FIG. 1 is a block diagram illustrating a configuration of an embodiment of a spectrophotometer of the present invention.

FIG. 2 is a diagram for explaining the configuration of the reagent package of the present invention.

FIG. 3 is a diagram for explaining an operation mode storage means of the present invention.

FIG. 4 is a diagram for explaining operations of a measurement parameter storage means, a correction data storage means, and a calculation means of the present invention.

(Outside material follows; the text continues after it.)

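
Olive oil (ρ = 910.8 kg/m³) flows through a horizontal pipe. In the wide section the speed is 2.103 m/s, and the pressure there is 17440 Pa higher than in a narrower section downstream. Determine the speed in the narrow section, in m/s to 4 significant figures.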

FIG. 5 is a diagram for explaining operations of a measurement parameter storage means, a correction data storage means, and a calculation means of the present invention.

[Explanation of symbols]

DESCRIPTION OF SYMBOLS 1 ... Signal processing means, 2 ... Light source, 3 ... Light selecting means (monochrometer), 4 ... Light receiving part, 5 ... Light receiving part, 6 ... Reading means, 7 ... Diffraction grating driving means, 8 ... Light receiving part selecting means, 9 …
Reagent package, 10 ... Calculation means, 11 ... Absorbance measurement means, 12 ... Code conversion means, 13 ... Read-out means, 14 ...
Operation mode storage means, 15 ... measurement parameter storage means,
16 ... Correction data storing means, 17 ... Density measuring means, 18
... measurement item calculation means, 19 ... calibration curve calculation means, 91 ... opening, 92 ... bar code, 93 ... reagent, 94 ... uneven portion.

Claims (1)

[Claims] 1. A spectrophotometer for performing spectrophotometric analysis by transmitting light of a specific wavelength through a sample, a reading means for reading reagent information provided in a reagent package into which the sample is injected, and emission of light of a specific wavelength. Operation mode setting means for setting the operation mode for performing photometry based on the reagent information, measurement parameter setting means for setting the measurement parameter according to the measurement item based on the reagent information, and error included in the reagent information A spectrophotometer, characterized by comprising a correction means for performing correction based on the above.